National Legislative Assembly of Thailand
- Long title Gender Equality Act B.E. 2558 ;
- Territorial extent: Thailand
- Assented to by: King Bhumibol Adulyadej
- Royal assent: 8 March 2015
- Commenced: 9 September 2015

= Gender Equality Act (Thailand) =

2015 Thai law

The Gender Equality Act B.E. 2558 (พระราชบัญญัติความเท่าเทียมระหว่างเพศ พ.ศ.๒๕๕๘), commonly referred to as the Gender Equality Act, is a 2015 Thai law criminalizing gender-based discrimination and recognizing diverse gender identities.

== Legislative history ==
The act received Royal Assent by King Bhumibol Adulyadej on 8 March 2015, and published in the Royal Gazette on 13 March 2015. It came into force 180 days after its publication, on 9 September 2015.

== Provisions ==
The act barred nearly all forms of gender discrimination. It established the Committee for the Promotion of Gender Equality (the “PGE Committee”) and the Committee on the Determination of the Unfair Gender Discrimination (the “UGD Committee”).

== Aftermath ==
The Act has been criticized as having limitations to protecting against gender discrimination, particularly the second paragraph of Section 17, which allows exceptions in the context of religion and national security. The Act was also cited as providing insufficient protections to transgender individuals, as it did not provide for the issuance of state documents affirming their gender identities.

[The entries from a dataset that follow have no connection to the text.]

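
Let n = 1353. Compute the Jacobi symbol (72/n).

0

Pull out 2^3: since 1353 ≡ 1 (mod 8), (2/1353) = +1, so (2/1353)^3 = +1.
Reciprocity: 9 ≡ 1 and 1353 ≡ 1 (mod 4), so (9/1353) = +(1353/9).
Reduce top mod 9: now compute (3/9).
Reciprocity: 3 ≡ 3 and 9 ≡ 1 (mod 4), so (3/9) = +(9/3).
Reduce top mod 3: now compute (0/3).
Top reduces to 0: gcd > 1, so the symbol is 0.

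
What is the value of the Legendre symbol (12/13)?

Euler's criterion: (12/13) ≡ 12^6 (mod 13).
12^2 ≡ 1 (mod 13)
12^4 ≡ 1 (mod 13)
12^6 = 12^(4+2) ≡ 1 (mod 13).
Result is 1, so (12/13) = 1.

1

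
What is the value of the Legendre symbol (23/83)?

Euler's criterion: (23/83) ≡ 23^41 (mod 83).
23^2 ≡ 31 (mod 83)
23^4 ≡ 48 (mod 83)
23^8 ≡ 63 (mod 83)
23^16 ≡ 68 (mod 83)
23^32 ≡ 59 (mod 83)
23^41 = 23^(32+8+1) ≡ 1 (mod 83).
Result is 1, so (23/83) = 1.

1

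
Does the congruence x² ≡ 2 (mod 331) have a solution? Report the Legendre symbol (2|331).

Euler's criterion: (2/331) ≡ 2^165 (mod 331).
2^2 ≡ 4 (mod 331)
2^4 ≡ 16 (mod 331)
2^8 ≡ 256 (mod 331)
2^16 ≡ 329 (mod 331)
2^32 ≡ 4 (mod 331)
2^64 ≡ 16 (mod 331)
2^128 ≡ 256 (mod 331)
2^165 = 2^(128+32+4+1) ≡ 330 (mod 331).
Result is 330 ≡ −1, so (2/331) = −1.

-1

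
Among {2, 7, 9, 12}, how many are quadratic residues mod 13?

2

(2/13) = -1 → non-residue.
(7/13) = -1 → non-residue.
(9/13) = +1 → QR.
(12/13) = +1 → QR.
Total quadratic residues among the 4: 2.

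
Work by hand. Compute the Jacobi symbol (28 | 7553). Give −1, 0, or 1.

0

Pull out 2^2: since 7553 ≡ 1 (mod 8), (2/7553) = +1, so (2/7553)^2 = +1.
Reciprocity: 7 ≡ 3 and 7553 ≡ 1 (mod 4), so (7/7553) = +(7553/7).
Reduce top mod 7: now compute (0/7).
Top reduces to 0: gcd > 1, so the symbol is 0.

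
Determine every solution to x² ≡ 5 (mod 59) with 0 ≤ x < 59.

8, 51

Since 59 ≡ 3 (mod 4), a square root of 5 is 5^((59+1)/4) = 5^15 mod 59.
Repeated squaring: 5^2≡25, 5^4≡35, 5^8≡45 (mod 59).
5^15 = 5^(8+4+2+1) ≡ 51 (mod 59).
Check: 51² = 2601 ≡ 5 (mod 59). The two roots are 8 and 51.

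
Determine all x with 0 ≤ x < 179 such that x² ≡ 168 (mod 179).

Since 179 ≡ 3 (mod 4), a square root of 168 is 168^((179+1)/4) = 168^45 mod 179.
Repeated squaring: 168^2≡121, 168^4≡142, 168^8≡116, 168^16≡31, 168^32≡66 (mod 179).
168^45 = 168^(32+8+4+1) ≡ 139 (mod 179).
Check: 139² = 19321 ≡ 168 (mod 179). The two roots are 40 and 139.

40, 139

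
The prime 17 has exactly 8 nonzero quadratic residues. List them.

1 2 4 8 9 13 15 16

Square k = 1,…,8 (k and 17−k give the same square):
1²=1, 2²=4, 3²=9, 4²=16, 5²≡8, 6²≡2, 7²≡15, 8²≡13 (mod 17).
So the quadratic residues mod 17 are {1, 2, 4, 8, 9, 13, 15, 16}.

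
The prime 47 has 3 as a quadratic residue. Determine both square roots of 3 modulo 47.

12, 35

Since 47 ≡ 3 (mod 4), a square root of 3 is 3^((47+1)/4) = 3^12 mod 47.
Repeated squaring: 3^2≡9, 3^4≡34, 3^8≡28 (mod 47).
3^12 = 3^(8+4) ≡ 12 (mod 47).
Check: 12² = 144 ≡ 3 (mod 47). The two roots are 12 and 35.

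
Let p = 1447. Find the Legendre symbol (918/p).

Pull out 2: since 1447 ≡ 7 (mod 8), (2/1447) = +1.
Reciprocity: 459 ≡ 3 and 1447 ≡ 3 (mod 4), so (459/1447) = −(1447/459).
Reduce top mod 459: now compute (70/459).
Pull out 2: since 459 ≡ 3 (mod 8), (2/459) = -1.
Reciprocity: 35 ≡ 3 and 459 ≡ 3 (mod 4), so (35/459) = −(459/35).
Reduce top mod 35: now compute (4/35).
Pull out 2^2: since 35 ≡ 3 (mod 8), (2/35) = -1, so (2/35)^2 = +1.
Reached (1/35) = 1. Collecting the sign flips along the way, the symbol is -1.

-1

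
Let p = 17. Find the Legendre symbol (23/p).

First reduce: 23 ≡ 6 (mod 17).
Pull out 2: since 17 ≡ 1 (mod 8), (2/17) = +1.
Reciprocity: 3 ≡ 3 and 17 ≡ 1 (mod 4), so (3/17) = +(17/3).
Reduce top mod 3: now compute (2/3).
Pull out 2: since 3 ≡ 3 (mod 8), (2/3) = -1.
Reached (1/3) = 1. Collecting the sign flips along the way, the symbol is -1.

-1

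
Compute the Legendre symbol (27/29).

-1

Euler's criterion: (27/29) ≡ 27^14 (mod 29).
27^2 ≡ 4 (mod 29)
27^4 ≡ 16 (mod 29)
27^8 ≡ 24 (mod 29)
27^14 = 27^(8+4+2) ≡ 28 (mod 29).
Result is 28 ≡ −1, so (27/29) = −1.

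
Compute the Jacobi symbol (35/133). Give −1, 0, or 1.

0

Reciprocity: 35 ≡ 3 and 133 ≡ 1 (mod 4), so (35/133) = +(133/35).
Reduce top mod 35: now compute (28/35).
Pull out 2^2: since 35 ≡ 3 (mod 8), (2/35) = -1, so (2/35)^2 = +1.
Reciprocity: 7 ≡ 3 and 35 ≡ 3 (mod 4), so (7/35) = −(35/7).
Reduce top mod 7: now compute (0/7).
Top reduces to 0: gcd > 1, so the symbol is 0.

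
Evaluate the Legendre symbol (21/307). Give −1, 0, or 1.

-1

Reciprocity: 21 ≡ 1 and 307 ≡ 3 (mod 4), so (21/307) = +(307/21).
Reduce top mod 21: now compute (13/21).
Reciprocity: 13 ≡ 1 and 21 ≡ 1 (mod 4), so (13/21) = +(21/13).
Reduce top mod 13: now compute (8/13).
Pull out 2^3: since 13 ≡ 5 (mod 8), (2/13) = -1, so (2/13)^3 = -1.
Reached (1/13) = 1. Collecting the sign flips along the way, the symbol is -1.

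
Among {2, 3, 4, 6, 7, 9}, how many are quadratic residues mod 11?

3

(2/11) = -1 → non-residue.
(3/11) = +1 → QR.
(4/11) = +1 → QR.
(6/11) = -1 → non-residue.
(7/11) = -1 → non-residue.
(9/11) = +1 → QR.
Total quadratic residues among the 6: 3.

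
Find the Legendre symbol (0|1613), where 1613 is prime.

Top reduces to 0: gcd > 1, so the symbol is 0.

0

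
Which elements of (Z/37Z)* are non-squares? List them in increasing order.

2 5 6 8 13 14 15 17 18 19 20 22 23 24 29 31 32 35

Square k = 1,…,18 (k and 37−k give the same square):
1²=1, 2²=4, 3²=9, 4²=16, 5²=25, 6²=36, 7²≡12, 8²≡27, 9²≡7, 10²≡26, 11²≡10, 12²≡33, 13²≡21, 14²≡11, 15²≡3, 16²≡34, 17²≡30, 18²≡28 (mod 37).
The residues are {1, 3, 4, 7, 9, 10, 11, 12, 16, 21, 25, 26, 27, 28, 30, 33, 34, 36}; the non-residues are the remaining 18 nonzero classes.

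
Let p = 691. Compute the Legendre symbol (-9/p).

-1

Euler's criterion: (-9/691) ≡ 682^345 (mod 691).
682^2 ≡ 81 (mod 691)
682^4 ≡ 342 (mod 691)
682^8 ≡ 185 (mod 691)
682^16 ≡ 366 (mod 691)
682^32 ≡ 593 (mod 691)
682^64 ≡ 621 (mod 691)
682^128 ≡ 63 (mod 691)
682^256 ≡ 514 (mod 691)
682^345 = 682^(256+64+16+8+1) ≡ 690 (mod 691).
Result is 690 ≡ −1, so (-9/691) = −1.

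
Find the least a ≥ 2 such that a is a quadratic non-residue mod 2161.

7

(2/2161) = +1, so 2 is a residue.
(3/2161) = +1, so 3 is a residue.
(4/2161) = +1, so 4 is a residue.
(5/2161) = +1, so 5 is a residue.
(6/2161) = +1, so 6 is a residue.
(7/2161) = −1, so 7 is the smallest positive non-residue mod 2161.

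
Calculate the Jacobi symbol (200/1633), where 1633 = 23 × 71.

Pull out 2^3: since 1633 ≡ 1 (mod 8), (2/1633) = +1, so (2/1633)^3 = +1.
Reciprocity: 25 ≡ 1 and 1633 ≡ 1 (mod 4), so (25/1633) = +(1633/25).
Reduce top mod 25: now compute (8/25).
Pull out 2^3: since 25 ≡ 1 (mod 8), (2/25) = +1, so (2/25)^3 = +1.
Reached (1/25) = 1. Collecting the sign flips along the way, the symbol is +1.

1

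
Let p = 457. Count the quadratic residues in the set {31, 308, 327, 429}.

(31/457) = -1 → non-residue.
(308/457) = -1 → non-residue.
(327/457) = +1 → QR.
(429/457) = +1 → QR.
Total quadratic residues among the 4: 2.

2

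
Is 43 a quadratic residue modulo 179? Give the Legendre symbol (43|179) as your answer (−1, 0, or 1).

Reciprocity: 43 ≡ 3 and 179 ≡ 3 (mod 4), so (43/179) = −(179/43).
Reduce top mod 43: now compute (7/43).
Reciprocity: 7 ≡ 3 and 43 ≡ 3 (mod 4), so (7/43) = −(43/7).
Reduce top mod 7: now compute (1/7).
Reached (1/7) = 1. Collecting the sign flips along the way, the symbol is +1.

1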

In 2018, a Royal Thai Police job posting for male-only investigators was criticized as violating the Gender Equality Act. In October 2018, pro-LGBT advocates urged the Committee on the Determination of the Unfair Gender Discrimination to remove homophobic textbooks in use before the passage of the Act.

In 2019, Ukrit Jadsanam, a transgender teacher's assistant, claimed to have been illegally terminated after wearing a woman's uniform while working. Ukrit claimed the firing violated the protections enshrined in the Gender Equality Act.